What story is your facility telling? Part 2

Author: 
Christin Baker

If you remember from the last blog post on Storytelling I outlined a three-act structure script. 

If you were to pick up a screenwriting book, it would break down a script into three acts and describe what needs to happen to your main character(s) in each act. You can find it in every movie you’ve watched. It is known as a formula, and it works.

Act 1 - Set up: Introduction of the hero, the main characters, the situation they are in and the struggles they might encounter.

Act 2 - Confrontation:  The hero encounters an obstacle that prevents him/her from achieving their goal.  The hero(s) will hit their “lowest point” or “point of change” in Act 2 and we as the audience feel the hurt and pain of their struggle and failure before they rise up in Act 3.

Act 3 - Resolution: The story reaches the most dramatic moment and the hero(s) goal is achieved.  

You can view almost anything through a three-act structure; including the first time someone walks into your facility, a swim lesson session, a soccer season, an annual campaign and even your employees' purpose for their work. 

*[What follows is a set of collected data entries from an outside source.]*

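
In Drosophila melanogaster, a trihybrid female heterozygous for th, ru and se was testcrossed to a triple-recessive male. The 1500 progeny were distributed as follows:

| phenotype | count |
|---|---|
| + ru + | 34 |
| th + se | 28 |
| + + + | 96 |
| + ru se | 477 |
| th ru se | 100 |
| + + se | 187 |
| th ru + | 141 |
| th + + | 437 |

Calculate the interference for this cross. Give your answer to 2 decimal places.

The two most frequent reciprocal classes, th + + and + ru se, are the parental types, so the F1 was th + + / + ru se.
The two rarest classes, th + se and + ru +, are the double crossovers. Comparing them with the parentals, only the se allele has switched, so se is the middle locus and the order is th – se – ru.
th–se: (196 + 62)/1500 = 0.1720; se–ru: (328 + 62)/1500 = 0.2600.
Expected DCO frequency = 0.1720 × 0.2600 ≈ 0.04472; observed = 62/1500 ≈ 0.04133.
Coefficient of coincidence = 0.04133/0.04472 ≈ 0.92; interference = 1 − 0.92 = 0.08.

0.08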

For a practical example, we will use the natural three-act structure that comes from a Summer Camp experience. 

Act 1 - Set up: Introduction of the hero, the main characters, the situation they are in and the struggles they might encounter.

The arrival of the campers, the introduction of Counselors and organizing the campers into groups or cabins.  

Act 2 - Confrontation: The hero encounters an obstacle that prevents him/her from achieving their goal.  The hero(s) will hit their “lowest point” or “point of change” in Act 2 and we as the audience feel the hurt and pain of their struggle and failure before they rise up in Act 3.

Campers are trying something new; archery, horseback riding or other activities that might get them to move outside of their comfort zone.  Their ultimate goal is to learn a certain skill at the end of the week and now they come to that part where they are struggling to do this.   When learning a task or trying something they fail at before they succeed,  the camper feels far away from their goal.  Never fear though, in the end, the hero always wins.

Act 3 - Resolution: The story reaches the most dramatic moment and the hero(s) goal is achieved.  

At some point towards the end of the camping experience, there is a special campfire or a special tribute given to each camper for achieving a new skill or rising to a new level.  The camper leaves camp with a stronger sense of self and self-confidence they can carry throughout the year.  

Because Summer camps tend to be away from the hustle and bustle of regular life it is a program that lends itself towards a classic three-act structure.  I believe that many programs could be thought of in that and then the program directors can be intentional how they treat the participants like the hero of their story.  A program like Swim Lessons is a great example.  Take a moment and think about how a child new to swim lessons has an introduction and a difficult or scary part of the lesson but then gains confidence at the end.  

How can your program enhance the experienc of each child by enhancing the three act structure?